The social significance of the vessel is demonstrated by the recovery operations in 1972 and the volunteer efforts to have the bow and stern sections available for wide public visitation as public memorials to the vessel and the development of the nation's independent defence capability. In 1972, the Naval Historical Society of Australia began a project to recover the bow and stern for a memorial to the vessel and its later namesakes (Parramatta (2) and Parramatta (3), and Australian naval history generally. However, funding and other constraints delayed the project with the stern finally being mounted in Queens Wharf Reserve, Parramatta in 1981 and the bow at Garden Island in 1986.

The Parramatta (II) memorial was re-dedicated nearby the stern memorial in 1986 and is a significant site of respect and remembrance to the Royal Australian Navy, veterans, and family of the 138 crew killed in the vessel's World War Two loss in action. A symbol of the community's esteem for the memorial and for the need to preserve key naval heritage remembrance sites, is the petition of signatories obtained by the Parramatta II Memorial sub-section of the Naval Association of Australia for its nomination to the State Heritage Register.

The place possesses uncommon, rare or endangered aspects of the cultural or natural history of New South Wales.

The former HMAS Parramatta (I) wreck site is rare as the most intact and only exposed example of the original six vessels built of this class. HMAS Swan lies submerged and partly buried by silt in dangerous water within the Hawkesbury but has been damaged by explosives. The limited remains of the former HMAS Warrego are thought to have partially survived underwater near Cockatoo Island, with only a small section of the bow saved and preserved in the Naval Historical Collection at Spectacle Island, Sydney.

The bow and stern memorials, constructed from sections of the Parramatta (I) shipwreck are rare in New South Wales, being the only identified memorials, apart from the HMAS Sydney (1) mast and SMS Emden gun memorial, to incorporate significant historic fabric.
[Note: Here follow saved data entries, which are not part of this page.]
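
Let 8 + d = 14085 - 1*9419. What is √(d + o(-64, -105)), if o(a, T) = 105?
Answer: √4763 ≈ 69.015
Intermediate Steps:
d = 4658 (d = -8 + (14085 - 1*9419) = -8 + (14085 - 9419) = -8 + 4666 = 4658)
√(d + o(-64, -105)) = √(4658 + 105) = √4763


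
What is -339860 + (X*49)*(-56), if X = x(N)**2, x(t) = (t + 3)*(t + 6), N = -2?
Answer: -383764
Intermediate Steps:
x(t) = (3 + t)*(6 + t)
X = 16 (X = (18 + (-2)**2 + 9*(-2))**2 = (18 + 4 - 18)**2 = 4**2 = 16)
-339860 + (X*49)*(-56) = -339860 + (16*49)*(-56) = -339860 + 784*(-56) = -339860 - 43904 = -383764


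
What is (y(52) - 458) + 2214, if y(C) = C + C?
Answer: 1860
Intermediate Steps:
y(C) = 2*C
(y(52) - 458) + 2214 = (2*52 - 458) + 2214 = (104 - 458) + 2214 = -354 + 2214 = 1860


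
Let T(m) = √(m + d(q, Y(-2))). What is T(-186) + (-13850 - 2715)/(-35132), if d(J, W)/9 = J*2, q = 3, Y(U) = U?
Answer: 16565/35132 + 2*I*√33 ≈ 0.47151 + 11.489*I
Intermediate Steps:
d(J, W) = 18*J (d(J, W) = 9*(J*2) = 9*(2*J) = 18*J)
T(m) = √(54 + m) (T(m) = √(m + 18*3) = √(m + 54) = √(54 + m))
T(-186) + (-13850 - 2715)/(-35132) = √(54 - 186) + (-13850 - 2715)/(-35132) = √(-132) - 16565*(-1/35132) = 2*I*√33 + 16565/35132 = 16565/35132 + 2*I*√33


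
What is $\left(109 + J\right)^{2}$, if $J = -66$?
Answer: $1849$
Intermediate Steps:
$\left(109 + J\right)^{2} = \left(109 - 66\right)^{2} = 43^{2} = 1849$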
The place is important in demonstrating the principal characteristics of a class of cultural or natural places/environments in New South Wales.

The former HMAS Parramatta (I) wreck site is the only accessible vessel that has survived from the first fleet units ordered from Great Britain for the newly formed Commonwealth Naval Forces (CNF) - later the proclaimed Royal Australian Navy. It is representative of the type of small naval attack vessel then built for the British Navy that saw active and useful service in World War One. It retains elements of naval design and construction employed immediately prior to the Great War.

Both Parramatta (I) memorials are representative of a type of class of naval memorial that makes use of materials recovered from a wreck to convey a tangible association or connection with the actual vessel and its embodied history.